The Myst-influence grows stronger and stronger, I find: we have competing influences leaving me sinister messages. I trust neither of them.
I continue to really like the scenery, and having now spent days on this island through many types of lighting and weather I have started to get a feel for it as a living place, in a way that most other IF environments don’t quite achieve.
Progue is mostly working for me too, which is to say, I generally find our interactions plausible, and he doesn’t feel entirely like a mechanism. He clearly has a wide range of things to say, but it helps that (a) he’s a bit crazy (always a good excuse for non-sequiturs and odd behavior) and (b) he’s enough of a hermit to close down conversations whenever he doesn’t feel like having them. This means that, although we have near-constant access to Progue, in practice our chances to talk with him are somewhat limited, and limitations are what make NPCs functional, as a rule.
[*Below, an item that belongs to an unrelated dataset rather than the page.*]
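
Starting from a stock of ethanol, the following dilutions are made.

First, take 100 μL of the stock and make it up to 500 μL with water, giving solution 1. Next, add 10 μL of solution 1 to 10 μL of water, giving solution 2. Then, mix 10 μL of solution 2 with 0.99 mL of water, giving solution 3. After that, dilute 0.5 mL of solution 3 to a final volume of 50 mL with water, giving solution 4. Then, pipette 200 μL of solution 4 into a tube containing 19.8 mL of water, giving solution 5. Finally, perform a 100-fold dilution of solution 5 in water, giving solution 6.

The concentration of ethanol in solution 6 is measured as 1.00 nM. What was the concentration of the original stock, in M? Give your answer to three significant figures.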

Give the player too much freedom and he’ll pick your game to shreds with his fingernails.
The gameplay flow is feeling a bit start-and-stop for my tastes, though. I think the drama manager needs more refinement, or else that perhaps I should have gone with the Puzzle version after all, or… I don’t know what. But I find that I spend quite a lot of my time wandering around waiting to find another place to sleep, or, when I have found such a place, waiting until it’s night time so I can lie down and have another dream.
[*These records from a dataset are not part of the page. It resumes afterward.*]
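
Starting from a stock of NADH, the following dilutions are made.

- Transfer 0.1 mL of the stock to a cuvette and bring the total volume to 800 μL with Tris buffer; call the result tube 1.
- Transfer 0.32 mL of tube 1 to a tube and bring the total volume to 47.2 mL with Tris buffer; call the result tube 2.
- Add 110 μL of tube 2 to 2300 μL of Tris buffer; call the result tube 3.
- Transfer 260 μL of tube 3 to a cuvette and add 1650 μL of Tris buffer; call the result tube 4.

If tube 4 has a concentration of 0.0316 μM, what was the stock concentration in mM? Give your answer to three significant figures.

Step 1: 0.1 mL brought to 800 μL → factor 0.8/0.1 = 8
Step 2: 0.32 mL brought to 47.2 mL → factor 47.2/0.32 = 147.5
Step 3: 110 μL + 2300 μL = 2410 μL total → factor 2410/110 = 21.909
Step 4: 260 μL + 1650 μL = 1910 μL total → factor 1910/260 = 7.3462
Overall dilution factor = 8 × 147.5 × 21.909 × 7.3462 = 1.8992 × 10^5
Stock = 0.0316 μM × 1.8992 × 10^5 = 6001 μM = 6.00 mM

6.00 mM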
All this feels curiously at odds with the prologue: Chapter 1 was something really different, in feel and direction, from old-style IF. There was an immediate source of narrative tension, there was a present and active NPC, there was a focused problem. If you chose to stay with Rume, there was some experimental and I thought at-least-mostly successful work to establish the two of you as people with a history. But from then on–
–well, since then it’s mostly been a very loving, carefully rendered, large, inventive exploration-story of a fairly standard shape. You find hidden writings and uncover lost memories, and the experience is more about what has happened than about what is happening. (See also: Stephen Bond’s gripe about backstory.) Not to say that that’s bad, but it’s not quite what I expected from the outset.
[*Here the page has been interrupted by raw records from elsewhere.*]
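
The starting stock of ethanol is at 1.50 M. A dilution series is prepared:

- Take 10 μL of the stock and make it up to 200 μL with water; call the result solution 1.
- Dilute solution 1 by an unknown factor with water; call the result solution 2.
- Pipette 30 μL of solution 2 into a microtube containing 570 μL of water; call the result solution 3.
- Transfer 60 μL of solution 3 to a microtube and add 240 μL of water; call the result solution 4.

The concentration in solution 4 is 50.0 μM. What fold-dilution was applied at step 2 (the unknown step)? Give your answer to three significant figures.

15.0-fold

Step 1: 10 μL brought to 200 μL → factor 200/10 = 20
Step 2: unknown factor x
Step 3: 30 μL + 570 μL = 600 μL total → factor 600/30 = 20
Step 4: 60 μL + 240 μL = 300 μL total → factor 300/60 = 5
Product of known-step factors = 2000
Overall factor = 1.50 M / (50.0 μM) = 30000
x = 30000 / 2000 = 15.0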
Thematically, I can see some cohesion. Do we create or do we maintain our relationships? Do we have to pick? (There’s nothing like a really all-absorbing creative project to make you focus on this question.) Nonetheless… hm. Well, we’ll see where it goes from here. I’m only half-way through, after all.
One or two minor kinks. When the tsunami came — what a frightening vision! — I scrambled up the rope vine to the high windsigh, and climbed into its branches, thinking this to be probably the highest ground I could reasonably reach. And then the ground cracked under my feet even though I was up in a tree, and there followed a sequence that did not entirely make sense, in which Progue saved my life and took me to higher ground (where, exactly? Not that I’m not grateful, mind you). A bug, I suppose, but one that cut in at an unfortunate moment for my sense of engagement in the story.
On the good side: the dream I had about the projector and the telephone and the windsigh trees creeping into the living room was perhaps the most effective yet. I am starting to fear those trees. Possibly going as crazy as Progue. And that’s a rather cool effect. I was reminded of Shade.
There is lots of effective imagery here in general, really.